Dabei hätten sich die Rot-Weißen diese Dramaturgie durchaus ersparen können. Doch gegen den Club Raffelberg setzte sich die altbekannte Problematik der Saison weiter fort: „Über weite Strecke bestimmen wir das Spiel sogar, aber im Sturm sind wir einfach zu ungefährlich, da passiert überhaupt nichts.“ So fielen drei der vier Velberter Treffer per Ecke.

„In der Defensive stehen wir hingegen gut“, sagte der Coach. Auch hier erlebten die Zuschauer in der Halle an der Poststraße eine Ecken-Festival. Sechs Ecken hatten die Gäste aus Duisburg, vier waren drin, alle per Ableger oder Rückpass zum Rausgeber. Nur Super-Talent Stöckel gelang mit feinem Lupfer über Miriam Amfts Schulter ein Treffer aus dem Spiel heraus.

„Ärgerlich“, fand Marquardsen die Niederlage in einem Duell, in dem die Führung stetig wechselte. Wieder waren die Rot-Weißen dran am Sieg; alle Niederlagen in dieser Saison fielen hauchdünn aus.
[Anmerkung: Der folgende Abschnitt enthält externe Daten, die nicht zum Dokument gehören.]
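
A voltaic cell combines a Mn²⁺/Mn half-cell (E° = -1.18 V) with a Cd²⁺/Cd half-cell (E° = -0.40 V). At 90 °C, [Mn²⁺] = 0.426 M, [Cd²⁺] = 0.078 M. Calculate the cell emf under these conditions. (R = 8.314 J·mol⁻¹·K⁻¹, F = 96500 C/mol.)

0.753 V

The Cd²⁺/Cd couple has the higher reduction potential and acts as the cathode, so E°_cell = -0.40 − (-1.18) = 0.78 V.
Balancing electrons gives n = 2; the reaction quotient is Q = [Mn²⁺]/[Cd²⁺] = 5.46.
E = E° − (RT/nF) ln Q = 0.78 − (8.314×363)/(2×96500) × (1.698) = 0.780 − 0.027 = 0.753 V.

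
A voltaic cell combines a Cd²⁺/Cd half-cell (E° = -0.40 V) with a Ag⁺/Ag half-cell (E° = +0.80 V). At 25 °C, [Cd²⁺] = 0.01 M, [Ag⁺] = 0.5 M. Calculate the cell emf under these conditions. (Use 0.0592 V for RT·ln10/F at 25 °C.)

1.24 V

The Ag⁺/Ag couple has the higher reduction potential and acts as the cathode, so E°_cell = +0.80 − (-0.40) = 1.20 V.
Balancing electrons gives n = 2; the reaction quotient is Q = [Cd²⁺]/[Ag⁺]^2 = 0.0400.
At 25 °C, E = E° − (0.0592/n) log Q = 1.20 − (0.0592/2)(-1.398) = 1.200 + 0.041 = 1.241 V.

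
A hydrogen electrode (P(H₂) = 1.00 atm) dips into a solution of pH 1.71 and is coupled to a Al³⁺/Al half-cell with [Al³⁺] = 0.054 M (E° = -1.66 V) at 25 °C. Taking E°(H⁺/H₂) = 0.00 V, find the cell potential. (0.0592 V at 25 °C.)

The hydrogen couple is the cathode, so E°_cell = 1.66 V; n = 6.
[H⁺] = 10^(−1.71) = 0.019 M, and Q = [Al³⁺]^2·P(H₂)^3 / [H⁺]^6 = 5.31 × 10^7.
E = E° − (0.0592/6) log Q = 1.66 − (0.0592/6)(7.725) = 1.584 V.

1.58 V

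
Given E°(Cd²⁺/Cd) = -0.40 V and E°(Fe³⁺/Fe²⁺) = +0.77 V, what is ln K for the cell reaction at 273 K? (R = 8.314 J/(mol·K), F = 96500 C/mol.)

E°_cell = +0.77 − (-0.40) = 1.17 V, with n = 2 electrons transferred.
At equilibrium E = 0, so the Nernst equation gives ln K = nFE°/RT = (2)(96500)(1.17)/((8.314)(273)) = 99.49.

ln K = 99.5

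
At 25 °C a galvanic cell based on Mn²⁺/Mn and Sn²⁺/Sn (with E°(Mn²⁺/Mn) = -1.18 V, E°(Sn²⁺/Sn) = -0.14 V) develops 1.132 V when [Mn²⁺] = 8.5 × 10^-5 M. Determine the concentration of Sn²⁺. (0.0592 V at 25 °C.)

0.11 M

From the Nernst equation, log Q = n(E° − E)/0.0592 = 2(1.04 − 1.132)/0.0592 = -3.108, so Q = 7.8 × 10^-4.
With Q = [Mn²⁺]/[Sn²⁺] and the known concentrations, [Sn²⁺] in the denominator gives [Sn²⁺] = 0.11 M.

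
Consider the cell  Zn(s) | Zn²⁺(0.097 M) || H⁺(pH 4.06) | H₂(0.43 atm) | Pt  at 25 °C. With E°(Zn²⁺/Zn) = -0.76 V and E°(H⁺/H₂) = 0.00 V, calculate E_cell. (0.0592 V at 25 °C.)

The hydrogen couple is the cathode, so E°_cell = 0.76 V; n = 2.
[H⁺] = 10^(−4.06) = 8.7 × 10^-5 M, and Q = [Zn²⁺]·P(H₂) / [H⁺]^2 = 5.5 × 10^6.
E = E° − (0.0592/2) log Q = 0.76 − (0.0592/2)(6.740) = 0.560 V.

0.56 V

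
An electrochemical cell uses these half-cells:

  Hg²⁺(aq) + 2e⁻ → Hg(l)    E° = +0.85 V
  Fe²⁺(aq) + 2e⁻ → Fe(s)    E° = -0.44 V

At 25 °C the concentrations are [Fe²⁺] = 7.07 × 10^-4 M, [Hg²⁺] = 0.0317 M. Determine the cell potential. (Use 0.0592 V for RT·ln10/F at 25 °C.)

1.34 V

The Hg²⁺/Hg couple has the higher reduction potential and acts as the cathode, so E°_cell = +0.85 − (-0.44) = 1.29 V.
Balancing electrons gives n = 2; the reaction quotient is Q = [Fe²⁺]/[Hg²⁺] = 0.0223.
At 25 °C, E = E° − (0.0592/n) log Q = 1.29 − (0.0592/2)(-1.652) = 1.290 + 0.049 = 1.339 V.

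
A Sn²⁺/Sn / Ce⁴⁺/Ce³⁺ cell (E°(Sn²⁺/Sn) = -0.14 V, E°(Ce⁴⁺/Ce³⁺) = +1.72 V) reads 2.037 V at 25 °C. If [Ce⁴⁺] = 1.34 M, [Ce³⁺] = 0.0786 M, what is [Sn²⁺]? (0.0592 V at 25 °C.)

3 × 10^-4 M

From the Nernst equation, log Q = n(E° − E)/0.0592 = 2(1.86 − 2.037)/0.0592 = -5.980, so Q = 1.05 × 10^-6.
With Q = [Sn²⁺]·[Ce³⁺]^2/[Ce⁴⁺]^2 and the known concentrations, [Sn²⁺] in the numerator gives [Sn²⁺] = 3 × 10^-4 M.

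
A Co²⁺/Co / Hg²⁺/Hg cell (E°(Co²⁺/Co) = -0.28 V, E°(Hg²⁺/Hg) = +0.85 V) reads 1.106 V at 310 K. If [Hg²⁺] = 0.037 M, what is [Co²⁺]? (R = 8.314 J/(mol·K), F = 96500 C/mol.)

From the Nernst equation, ln Q = nF(E° − E)/RT = 2×96500×(1.13 − 1.106)/(8.314×310) = 1.797, so Q = 6.03.
With Q = [Co²⁺]/[Hg²⁺] and the known concentrations, [Co²⁺] in the numerator gives [Co²⁺] = 0.22 M.

0.22 M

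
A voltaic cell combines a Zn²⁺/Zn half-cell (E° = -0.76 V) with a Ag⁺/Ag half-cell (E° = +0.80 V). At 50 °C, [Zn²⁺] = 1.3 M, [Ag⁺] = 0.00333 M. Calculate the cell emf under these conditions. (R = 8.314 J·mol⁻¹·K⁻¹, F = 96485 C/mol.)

The Ag⁺/Ag couple has the higher reduction potential and acts as the cathode, so E°_cell = +0.80 − (-0.76) = 1.56 V.
Balancing electrons gives n = 2; the reaction quotient is Q = [Zn²⁺]/[Ag⁺]^2 = 1.17 × 10^5.
E = E° − (RT/nF) ln Q = 1.56 − (8.314×323)/(2×96485) × (11.672) = 1.560 − 0.162 = 1.398 V.

1.40 V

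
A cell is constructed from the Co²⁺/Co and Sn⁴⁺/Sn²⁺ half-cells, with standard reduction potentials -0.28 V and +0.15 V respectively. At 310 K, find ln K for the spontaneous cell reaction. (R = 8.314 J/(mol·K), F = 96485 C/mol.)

ln K = 32.2

E°_cell = +0.15 − (-0.28) = 0.43 V, with n = 2 electrons transferred.
At equilibrium E = 0, so the Nernst equation gives ln K = nFE°/RT = (2)(96485)(0.43)/((8.314)(310)) = 32.19.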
Christa Blaschke gibt ihr Comeback

Offensichtlich fehlt es an Erfahrung, Cleverness und Durchschlagskraft. Verständlich also, dass der Coach Christa Blaschke nach ihrer Schwangerschaftspause wieder zurück holt. Das Comeback der erfolgreichsten Velberter Stürmerin der vergangenen Jahre soll dem Team Auftrieb geben. „Christa kommt als fünfte Stürmerin hinzu. Sie wird vorne die nötige Präsenz zeigen und die anderen Stürmerinnen mitziehen, die auch stark trainiert haben.“

Der Plan für das Schlüsselspiel am Sonntag (11 Uhr, Holter Sportstätten) beim Gladbacher HTC ist klar. „Wir wollen das Spiel weiter so bestimmen wie zuletzt auch. Gegen Raffelberg haben wir durchaus nicht schlecht gespielt. Nur die Torgefahr müssen wir verbessern“, sagt HCV-Trainer Marquardsen.